Chaque métier ou spécialité a son vocabulaire spécifique, à Edumoov nous en avons bien conscience. Demandez par exemple à un développeur et à un enseignant ce qu’il entend par « IA », la réponse ne sera pas la même ! En tant qu’enseignant, vous êtes amenés à faire de la différenciation, de la remédiation, parfois même de l’individualisation. Même si vous avez forcément entendu au moins une fois ces mots (en réalité surement plus d’une centaine de fois), quelles sont leur signification ? S’agit-il de termes différents pour décrire la même chose, ou existe-t-il une nette différence entre les trois ? (spoiler alert : il y a une différence).

La différenciation

"Tous les chemins mènent à Rome"

La différenciation concerne la classe, ou même le cycle entier. Faire de la différenciation, c’est prendre en compte l’hétérogénéité dans sa classe. En effet, selon les sept postulats de Burns, il n’y a pas 2 apprenants…
… qui progressent à la même vitesse.
… qui soient prêts à apprendre en même temps.
… qui utilisent les mêmes techniques d’étude.
… qui résolvent les problèmes exactement de la même manière.
… qui possèdent le même répertoire de comportements.
… qui possèdent le même profil d’intérêt.
… qui soient motivés pour atteindre les mêmes buts.

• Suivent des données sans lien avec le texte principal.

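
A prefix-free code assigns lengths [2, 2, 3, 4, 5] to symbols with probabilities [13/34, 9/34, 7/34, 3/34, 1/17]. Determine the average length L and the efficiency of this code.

Average length L = Σ p_i × l_i = 2.5588 bits
Entropy H = 2.0568 bits
Efficiency η = H/L × 100% = 80.38%


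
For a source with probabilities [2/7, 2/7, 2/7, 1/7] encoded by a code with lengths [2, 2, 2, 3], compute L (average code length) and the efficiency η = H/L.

Average length L = Σ p_i × l_i = 2.1429 bits
Entropy H = 1.9502 bits
Efficiency η = H/L × 100% = 91.01%


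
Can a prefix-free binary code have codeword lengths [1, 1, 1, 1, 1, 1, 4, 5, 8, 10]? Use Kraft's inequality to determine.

Kraft inequality: Σ 2^(-l_i) ≤ 1 for prefix-free code
Calculating: 2^(-1) + 2^(-1) + 2^(-1) + 2^(-1) + 2^(-1) + 2^(-1) + 2^(-4) + 2^(-5) + 2^(-8) + 2^(-10)
= 0.5 + 0.5 + 0.5 + 0.5 + 0.5 + 0.5 + 0.0625 + 0.03125 + 0.00390625 + 0.0009765625
= 3.0986
Since 3.0986 > 1, prefix-free code does not exist


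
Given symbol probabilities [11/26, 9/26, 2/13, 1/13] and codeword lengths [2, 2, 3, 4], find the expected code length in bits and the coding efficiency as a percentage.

Average length L = Σ p_i × l_i = 2.3077 bits
Entropy H = 1.7549 bits
Efficiency η = H/L × 100% = 76.05%


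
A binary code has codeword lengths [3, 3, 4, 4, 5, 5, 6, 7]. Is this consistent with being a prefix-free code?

Kraft inequality: Σ 2^(-l_i) ≤ 1 for prefix-free code
Calculating: 2^(-3) + 2^(-3) + 2^(-4) + 2^(-4) + 2^(-5) + 2^(-5) + 2^(-6) + 2^(-7)
= 0.125 + 0.125 + 0.0625 + 0.0625 + 0.03125 + 0.03125 + 0.015625 + 0.0078125
= 0.4609
Since 0.4609 ≤ 1, prefix-free code exists


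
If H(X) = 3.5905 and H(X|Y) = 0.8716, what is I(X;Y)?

I(X;Y) = H(X) - H(X|Y)
I(X;Y) = 3.5905 - 0.8716 = 2.7189 bits


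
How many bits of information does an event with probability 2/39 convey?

Information content I(x) = -log₂(p(x))
I = -log₂(2/39) = -log₂(0.0513)
I = 4.2854 bits


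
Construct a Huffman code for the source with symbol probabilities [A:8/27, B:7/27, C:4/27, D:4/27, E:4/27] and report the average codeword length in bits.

Huffman tree construction:
Combine smallest probabilities repeatedly
Resulting codes:
  A: 10 (length 2)
  B: 01 (length 2)
  C: 110 (length 3)
  D: 111 (length 3)
  E: 00 (length 2)
Average length = Σ p(s) × length(s) = 2.2963 bits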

Différencier, c’est proposer un projet ou un objectif d’apprentissage communs à la classe, en mettant en place des groupes de besoins pour les atteindre par des chemins différents. Il ne s’agit donc pas d’une pédagogie frontale (tout le monde fait la même chose), ni d’une pédagogie individualisée (chacun a un travail personnel). La différenciation est un ensemble de pédagogies proposée aux élèves pour que ceux-ci trouvent celle qui leur correspond le mieux tout en restant dans un groupe défini, celui de la classe. Elle prend en compte tous les profils d’élèves, et pas seulement ceux qui sont en difficulté scolaire : élèves Haut Potentiel (précocité), avec un handicap, élèves allophones, élèves qu’on a tendance à oublier…

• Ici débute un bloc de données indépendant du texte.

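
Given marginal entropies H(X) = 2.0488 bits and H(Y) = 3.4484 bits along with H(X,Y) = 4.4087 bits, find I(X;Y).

I(X;Y) = H(X) + H(Y) - H(X,Y)
I(X;Y) = 2.0488 + 3.4484 - 4.4087 = 1.0885 bits


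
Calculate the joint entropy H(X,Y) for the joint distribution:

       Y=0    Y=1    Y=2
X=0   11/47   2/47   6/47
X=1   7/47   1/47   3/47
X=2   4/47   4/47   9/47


H(X,Y) = -Σ p(x,y) log₂ p(x,y)
  p(0,0)=11/47: -0.2340 × log₂(0.2340) = 0.4904
  p(0,1)=2/47: -0.0426 × log₂(0.0426) = 0.1938
  p(0,2)=6/47: -0.1277 × log₂(0.1277) = 0.3791
  p(1,0)=7/47: -0.1489 × log₂(0.1489) = 0.4092
  p(1,1)=1/47: -0.0213 × log₂(0.0213) = 0.1182
  p(1,2)=3/47: -0.0638 × log₂(0.0638) = 0.2534
  p(2,0)=4/47: -0.0851 × log₂(0.0851) = 0.3025
  p(2,1)=4/47: -0.0851 × log₂(0.0851) = 0.3025
  p(2,2)=9/47: -0.1915 × log₂(0.1915) = 0.4566
H(X,Y) = 2.9057 bits


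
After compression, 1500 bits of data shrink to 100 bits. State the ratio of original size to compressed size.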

Il existe deux types de différenciation : la différenciation successive, et la différenciation simultanée.  Quand on fait de la différenciation successive, on propose successivement différentes situations d’apprentissages, diverses démarches à l’ensemble de la classe pour atteindre l’objectif. Tous les élèves sont en contact avec toutes les démarches proposées, l’une après l’autre, et « filtrent » celles qu’ils préfèrent.
En différenciation simultanée, tous les élèves travaillent en même temps sur le même objectif, mais avec des tâches différentes. Il s’agit des groupes de besoins. On a défini à l’avance quels seraient les groupes et les moyens donnés.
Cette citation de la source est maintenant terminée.